I love summertime, and I love summer vegetables. I also adore Greek salads because they remind me of summer and how I ate so many of them at the Food Truck Parking Lot Zone that was right across the street from my culinary school in Portland, Or. Now Portland is a food city and one I miss quite terribly. Especially their food trucks.
Now, don’t get me wrong, a girl can’t (Or at least this one won’t) live on veggies alone so I wanted to add some good protein into the mix but I often leave my lunch out on the counter and forget about it so I wanted a non animal based protein so the natural choice was Quinoa. I’m sure you can use Amaranth, Teff or even Oats for that gorgeous 24g of protein per cup and above, but I’m not exactly sold on Teff’s texture and flavor just yet and Amaranth is a bit hard to find. So I decided to do it up like a pasta salad just without the pasta. It was a huge hit at work with the people I share my recipes with (i.e. I feed them because they make good guinea pigs) So I hope you’ll enjoy it too, plus it’s super easy to pull together.
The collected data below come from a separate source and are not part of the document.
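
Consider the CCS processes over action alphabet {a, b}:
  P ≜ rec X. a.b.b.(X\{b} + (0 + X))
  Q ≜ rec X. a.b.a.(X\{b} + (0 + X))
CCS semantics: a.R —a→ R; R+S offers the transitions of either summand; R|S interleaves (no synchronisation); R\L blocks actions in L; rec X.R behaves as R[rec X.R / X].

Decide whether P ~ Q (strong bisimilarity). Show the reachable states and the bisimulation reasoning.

not bisimilar

P's transition system — 5 states:
  p0 = rec X. a.b.b.(X\{b} + (0 + X)) → —a→ p1
  p1 = b.b.((rec X. a.b.b.(X\{b} + (0 + X)))\{b} + (0 + (rec X. a.b.b.(X\{b} + (0 + X))))) → —b→ p2
  p2 = b.((rec X. a.b.b.(X\{b} + (0 + X)))\{b} + (0 + (rec X. a.b.b.(X\{b} + (0 + X))))) → —b→ p3
  p3 = (rec X. a.b.b.(X\{b} + (0 + X)))\{b} + (0 + (rec X. a.b.b.(X\{b} + (0 + X)))) → —a→ p1, —a→ p4
  p4 = (b.b.((rec X. a.b.b.(X\{b} + (0 + X)))\{b} + (0 + (rec X. a.b.b.(X\{b} + (0 + X))))))\{b} → deadlocked
Q's transition system — 5 states:
  q0 = rec X. a.b.a.(X\{b} + (0 + X)) → —a→ q1
  q1 = b.a.((rec X. a.b.a.(X\{b} + (0 + X)))\{b} + (0 + (rec X. a.b.a.(X\{b} + (0 + X))))) → —b→ q2
  q2 = a.((rec X. a.b.a.(X\{b} + (0 + X)))\{b} + (0 + (rec X. a.b.a.(X\{b} + (0 + X))))) → —a→ q3
  q3 = (rec X. a.b.a.(X\{b} + (0 + X)))\{b} + (0 + (rec X. a.b.a.(X\{b} + (0 + X)))) → —a→ q1, —a→ q4
  q4 = (b.a.((rec X. a.b.a.(X\{b} + (0 + X)))\{b} + (0 + (rec X. a.b.a.(X\{b} + (0 + X))))))\{b} → deadlocked
Bisimilarity quotient blocks:
  B0 = {p0}
  B1 = {p1}
  B2 = {p2}
  B3 = {p3}
  B4 = {p4, q4}
  B5 = {q0}
  B6 = {q1}
  B7 = {q2}
  B8 = {q3}
p0 ∈ B0, q0 ∈ B5 → different blocks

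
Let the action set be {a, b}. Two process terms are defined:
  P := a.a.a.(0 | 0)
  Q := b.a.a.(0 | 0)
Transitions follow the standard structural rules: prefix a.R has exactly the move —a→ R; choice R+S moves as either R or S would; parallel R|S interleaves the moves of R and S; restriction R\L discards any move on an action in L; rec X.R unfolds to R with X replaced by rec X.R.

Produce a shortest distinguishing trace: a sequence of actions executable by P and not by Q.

a

P's transition system — 4 states:
  p0 = a.a.a.(0 | 0) :: --a--▸ p1
  p1 = a.a.(0 | 0) :: --a--▸ p2
  p2 = a.(0 | 0) :: --a--▸ p3
  p3 = 0 | 0 :: (no moves)
Q's transition system — 4 states:
  q0 = b.a.a.(0 | 0) :: --b--▸ q1
  q1 = a.a.(0 | 0) :: --a--▸ q2
  q2 = a.(0 | 0) :: --a--▸ q3
  q3 = 0 | 0 :: (no moves)
Trace ⟨a⟩ through P, begin at {p0}:
  step 1 (a): {p1}
  — P admits the full trace.
Trace ⟨a⟩ through Q, begin at {q0}:
  step 1 (a): ∅  — Q cannot continue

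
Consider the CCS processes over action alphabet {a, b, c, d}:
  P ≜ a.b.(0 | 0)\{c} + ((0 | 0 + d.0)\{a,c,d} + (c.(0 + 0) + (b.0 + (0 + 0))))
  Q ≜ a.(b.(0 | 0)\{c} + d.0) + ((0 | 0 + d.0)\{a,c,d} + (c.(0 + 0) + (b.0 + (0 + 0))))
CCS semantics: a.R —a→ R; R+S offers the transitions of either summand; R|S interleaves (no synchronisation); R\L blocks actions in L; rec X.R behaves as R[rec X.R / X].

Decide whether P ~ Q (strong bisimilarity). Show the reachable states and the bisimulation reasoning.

P ≁ Q

P's transition system — 5 states:
  u0 = a.b.(0 | 0)\{c} + ((0 | 0 + d.0)\{a,c,d} + (c.(0 + 0) + (b.0 + (0 + 0)))) → -a-> u1, -b-> u2, -c-> u3
  u1 = b.(0 | 0)\{c} → -b-> u4
  u2 = 0 → stopped
  u3 = 0 + 0 → stopped
  u4 = (0 | 0)\{c} → stopped
Q's transition system — 5 states:
  v0 = a.(b.(0 | 0)\{c} + d.0) + ((0 | 0 + d.0)\{a,c,d} + (c.(0 + 0) + (b.0 + (0 + 0)))) → -a-> v1, -b-> v2, -c-> v3
  v1 = b.(0 | 0)\{c} + d.0 → -b-> v4, -d-> v2
  v2 = 0 → stopped
  v3 = 0 + 0 → stopped
  v4 = (0 | 0)\{c} → stopped
Partition-refinement fixed point:
  B0 = {u0}
  B1 = {u2, u3, u4, v2, v3, v4}
  B2 = {u1}
  B3 = {v0}
  B4 = {v1}
u0 ∈ B0, v0 ∈ B3 → different blocks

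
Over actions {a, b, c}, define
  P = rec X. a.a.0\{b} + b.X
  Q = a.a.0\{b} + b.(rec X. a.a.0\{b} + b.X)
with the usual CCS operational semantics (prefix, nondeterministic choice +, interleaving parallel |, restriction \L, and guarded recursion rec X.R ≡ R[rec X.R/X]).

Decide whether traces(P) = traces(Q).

traces(P) = traces(Q)

P's transition system — 3 states:
  s0 = rec X. a.a.0\{b} + b.X has moves ··a··> s1, ··b··> s0
  s1 = a.0\{b} has moves ··a··> s2
  s2 = 0\{b} has moves ∅
Q's transition system — 4 states:
  t0 = a.a.0\{b} + b.(rec X. a.a.0\{b} + b.X) has moves ··a··> t1, ··b··> t2
  t1 = a.0\{b} has moves ··a··> t3
  t2 = rec X. a.a.0\{b} + b.X has moves ··a··> t1, ··b··> t2
  t3 = 0\{b} has moves ∅
Bisimilarity quotient blocks:
  B0 = {s0, t0, t2}
  B1 = {s1, t1}
  B2 = {s2, t3}
s0 ∈ B0, t0 ∈ B0 → same block
Bisimilar ⇒ trace-equivalent.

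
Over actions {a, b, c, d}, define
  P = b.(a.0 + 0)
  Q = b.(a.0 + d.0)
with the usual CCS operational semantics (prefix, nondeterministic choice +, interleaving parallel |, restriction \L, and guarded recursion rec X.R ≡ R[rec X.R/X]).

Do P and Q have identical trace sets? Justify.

P's transition system — 3 states:
  p0 = b.(a.0 + 0) ⊢ -b-> p1
  p1 = a.0 + 0 ⊢ -a-> p2
  p2 = 0 ⊢ stopped
Q's transition system — 3 states:
  q0 = b.(a.0 + d.0) ⊢ -b-> q1
  q1 = a.0 + d.0 ⊢ -a-> q2, -d-> q2
  q2 = 0 ⊢ stopped
Trace ⟨bd⟩ through Q, begin at {q0}:
  [1] b ⇒ {q1}
  [2] d ⇒ {q2}
  — Q admits the full trace.
Trace ⟨bd⟩ through P, begin at {p0}:
  [1] b ⇒ {p1}
  [2] d ⇒ ∅ (P stuck)

NO — witness ⟨bd⟩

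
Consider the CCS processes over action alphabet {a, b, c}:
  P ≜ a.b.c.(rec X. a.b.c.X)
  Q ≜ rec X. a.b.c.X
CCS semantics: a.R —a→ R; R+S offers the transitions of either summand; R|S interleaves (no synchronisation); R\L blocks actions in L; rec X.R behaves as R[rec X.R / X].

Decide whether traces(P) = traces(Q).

trace-equivalent

P's transition system — 4 states:
  p0 = a.b.c.(rec X. a.b.c.X) has moves --a--▸ p1
  p1 = b.c.(rec X. a.b.c.X) has moves --b--▸ p2
  p2 = c.(rec X. a.b.c.X) has moves --c--▸ p3
  p3 = rec X. a.b.c.X has moves --a--▸ p1
Q's transition system — 3 states:
  q0 = rec X. a.b.c.X has moves --a--▸ q1
  q1 = b.c.(rec X. a.b.c.X) has moves --b--▸ q2
  q2 = c.(rec X. a.b.c.X) has moves --c--▸ q0
Coarsest stable partition (strong bisimilarity classes):
  B0 = {p0, p3, q0}
  B1 = {p1, q1}
  B2 = {p2, q2}
p0 ∈ B0, q0 ∈ B0 → same block
Bisimilar ⇒ trace-equivalent.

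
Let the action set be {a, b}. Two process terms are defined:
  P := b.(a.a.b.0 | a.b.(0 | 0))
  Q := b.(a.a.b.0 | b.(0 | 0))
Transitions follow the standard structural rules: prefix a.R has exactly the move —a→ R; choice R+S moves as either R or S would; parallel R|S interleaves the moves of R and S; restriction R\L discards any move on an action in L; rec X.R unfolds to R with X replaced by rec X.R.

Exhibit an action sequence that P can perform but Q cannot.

baaa

P's transition system — 13 states:
  u0 = b.(a.a.b.0 | a.b.(0 | 0)) ⊢ —b→ u1
  u1 = a.a.b.0 | a.b.(0 | 0) ⊢ —a→ u2, —a→ u3
  u2 = a.a.b.0 | b.(0 | 0) ⊢ —a→ u4, —b→ u5
  u3 = a.b.0 | a.b.(0 | 0) ⊢ —a→ u4, —a→ u6
  u4 = a.b.0 | b.(0 | 0) ⊢ —a→ u7, —b→ u8
  u5 = a.a.b.0 | (0 | 0) ⊢ —a→ u8
  u6 = b.0 | a.b.(0 | 0) ⊢ —a→ u7, —b→ u9
  u7 = b.0 | b.(0 | 0) ⊢ —b→ u10, —b→ u11
  u8 = a.b.0 | (0 | 0) ⊢ —a→ u11
  u9 = 0 | a.b.(0 | 0) ⊢ —a→ u10
  u10 = 0 | b.(0 | 0) ⊢ —b→ u12
  u11 = b.0 | (0 | 0) ⊢ —b→ u12
  u12 = 0 | (0 | 0) ⊢ (no moves)
Q's transition system — 9 states:
  v0 = b.(a.a.b.0 | b.(0 | 0)) ⊢ —b→ v1
  v1 = a.a.b.0 | b.(0 | 0) ⊢ —a→ v2, —b→ v3
  v2 = a.b.0 | b.(0 | 0) ⊢ —a→ v4, —b→ v5
  v3 = a.a.b.0 | (0 | 0) ⊢ —a→ v5
  v4 = b.0 | b.(0 | 0) ⊢ —b→ v6, —b→ v7
  v5 = a.b.0 | (0 | 0) ⊢ —a→ v7
  v6 = 0 | b.(0 | 0) ⊢ —b→ v8
  v7 = b.0 | (0 | 0) ⊢ —b→ v8
  v8 = 0 | (0 | 0) ⊢ (no moves)
Executing baaa from P (initial set {u0}):
  step 1 (b): {u1}
  step 2 (a): {u2, u3}
  step 3 (a): {u4, u6}
  step 4 (a): {u7}
  ✓ P
Executing baaa from Q (initial set {v0}):
  step 1 (b): {v1}
  step 2 (a): {v2}
  step 3 (a): {v4}
  step 4 (a): no successor for Q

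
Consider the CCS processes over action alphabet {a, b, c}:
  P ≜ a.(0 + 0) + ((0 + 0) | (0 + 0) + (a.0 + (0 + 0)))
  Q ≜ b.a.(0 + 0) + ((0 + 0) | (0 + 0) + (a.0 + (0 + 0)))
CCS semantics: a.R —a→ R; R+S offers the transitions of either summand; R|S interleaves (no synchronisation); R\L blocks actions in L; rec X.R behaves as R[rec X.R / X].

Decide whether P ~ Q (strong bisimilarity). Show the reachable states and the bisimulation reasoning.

NO

LTS(P): 3 reachable states
  u0 = a.(0 + 0) + ((0 + 0) | (0 + 0) + (a.0 + (0 + 0))) :: =a=> u1, =a=> u2
  u1 = 0 :: deadlocked
  u2 = 0 + 0 :: deadlocked
LTS(Q): 4 reachable states
  v0 = b.a.(0 + 0) + ((0 + 0) | (0 + 0) + (a.0 + (0 + 0))) :: =a=> v1, =b=> v2
  v1 = 0 :: deadlocked
  v2 = a.(0 + 0) :: =a=> v3
  v3 = 0 + 0 :: deadlocked
Coarsest stable partition (strong bisimilarity classes):
  B0 = {u0, v2}
  B1 = {u1, u2, v1, v3}
  B2 = {v0}
u0 ∈ B0, v0 ∈ B2 → different blocks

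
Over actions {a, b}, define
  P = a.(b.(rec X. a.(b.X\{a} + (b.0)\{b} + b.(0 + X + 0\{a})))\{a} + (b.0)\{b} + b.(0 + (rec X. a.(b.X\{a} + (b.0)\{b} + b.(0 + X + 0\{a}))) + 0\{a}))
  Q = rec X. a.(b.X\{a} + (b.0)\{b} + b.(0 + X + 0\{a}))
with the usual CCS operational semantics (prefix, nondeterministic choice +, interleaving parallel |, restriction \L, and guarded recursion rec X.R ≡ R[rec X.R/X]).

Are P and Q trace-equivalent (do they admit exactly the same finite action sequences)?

traces(P) = traces(Q)

Reachable graph of P (4 states):
  u0 = a.(b.(rec X. a.(b.X\{a} + (b.0)\{b} + b.(0 + X + 0\{a})))\{a} + (b.0)\{b} + b.(0 + (rec X. a.(b.X\{a} + (b.0)\{b} + b.(0 + X + 0\{a}))) + 0\{a})) → =a=> u1
  u1 = b.(rec X. a.(b.X\{a} + (b.0)\{b} + b.(0 + X + 0\{a})))\{a} + (b.0)\{b} + b.(0 + (rec X. a.(b.X\{a} + (b.0)\{b} + b.(0 + X + 0\{a}))) + 0\{a}) → =b=> u2, =b=> u3
  u2 = (rec X. a.(b.X\{a} + (b.0)\{b} + b.(0 + X + 0\{a})))\{a} → deadlocked
  u3 = 0 + (rec X. a.(b.X\{a} + (b.0)\{b} + b.(0 + X + 0\{a}))) + 0\{a} → =a=> u1
Reachable graph of Q (4 states):
  v0 = rec X. a.(b.X\{a} + (b.0)\{b} + b.(0 + X + 0\{a})) → =a=> v1
  v1 = b.(rec X. a.(b.X\{a} + (b.0)\{b} + b.(0 + X + 0\{a})))\{a} + (b.0)\{b} + b.(0 + (rec X. a.(b.X\{a} + (b.0)\{b} + b.(0 + X + 0\{a}))) + 0\{a}) → =b=> v2, =b=> v3
  v2 = (rec X. a.(b.X\{a} + (b.0)\{b} + b.(0 + X + 0\{a})))\{a} → deadlocked
  v3 = 0 + (rec X. a.(b.X\{a} + (b.0)\{b} + b.(0 + X + 0\{a}))) + 0\{a} → =a=> v1
Coarsest stable partition (strong bisimilarity classes):
  B0 = {u0, u3, v0, v3}
  B1 = {u1, v1}
  B2 = {u2, v2}
u0 ∈ B0, v0 ∈ B0 → same block
Bisimilar ⇒ trace-equivalent.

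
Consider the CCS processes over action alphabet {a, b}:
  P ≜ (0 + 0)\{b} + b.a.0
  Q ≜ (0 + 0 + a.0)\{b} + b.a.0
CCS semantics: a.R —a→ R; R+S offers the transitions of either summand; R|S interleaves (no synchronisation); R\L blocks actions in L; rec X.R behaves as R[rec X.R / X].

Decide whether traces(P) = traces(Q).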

Oh, and to give credit where credit is due, my friend Alina gave me the suggestion to up the amount of Quinoa in it, and she’s not even gluten free, but she loved the recipe.
QUINOA GREEK SALADDifficulty: 2 (Can you boil rice in a rice cooker? Yes? You’re good) Yield: 8 generous side portions Time: Active (20 minutes) Passive (15 minutes)
MISE EN PLACE
- Sharp knife
- Cutting board
- Large and small mixing bowls
- Rice cooker or pot
- Mixing spoon
- 2 cups pre-rinsed Quinoa (1 cup if you don’t like quinoa as much)
- 4 cups Broth (vegetable or chicken)
- 2 cups Cherry Tomatoes (Halved)
- 1 medium cucumber (sliced into 4-6 strips and then sliced)
- 1 red onion (diced)
- 6-8 oz Calamata olives (I use Mezzetta’s presliced and pitted for ease and price point)
- 4 oz Feta Cheese crumbles
- 6-8 oz Peperocini slices (Again, Mezzetta’s for ease and price point)
- 1 medium green pepper (diced)
For the Dressing
- 2 cups red wine vinegar
- 1 cup olive oil
- 2 TBSP oregano (or Italian seasoning if you don’t have it)
- 1 TBSP Garlic Powder
- 1/2 TBSP Onion Powder
This is really a simple recipe, but it seems rather popular around here so I thought I’d put it up. First order of business is to put the quinoa into your rice cooker. Twice as much broth or water as you put in Quinoa. In this case, 2 cups of Quinoa and 4 cups of broth. Set on White Rice and let it go to town while you do the other stuff. Dice all the things that need dicing. This included slicing the cherry tomatoes in half, cutting the cucumbers into bits, the onion, the black olives if they aren’t already, the green pepper, and the feta cheese if it’s in a block. Place all of the cut up bits into the large mixing bowl and chill.
Then mix up the dressing ingredients and whisk it like crazy or you can even pour it into a shaker bottle and shake it up until it comes together. I’ve even used my hand blender before (my beloved blur blur) to get it all emulsified.
When the Quinoa is done, you have one of two choices. For a creamier and smoother taste, you can dump the hot Quinoa on top of the vegetables, add the dressing and mix well, making sure not to forget the Peperocini slices. Or you can wait until the Quinoa is cool and then mix. Waiting will make the flavor stronger and you might not need as much but I like the smoothness that comes with the hot Quinoa mixture best even if it doesn’t look Best Housewife’s picture perfect. But it’s up to you. I would definitely start out on the low side of the dressing mixture added and taste test until you get to your level of tastiness because it becomes quite potent when cold. But very tasty. And of course, if you have a Dairy allergy, you can go without the feta or maybe sub in a less offensive substitute. Definitely my go to side salad this summer. What’s yours?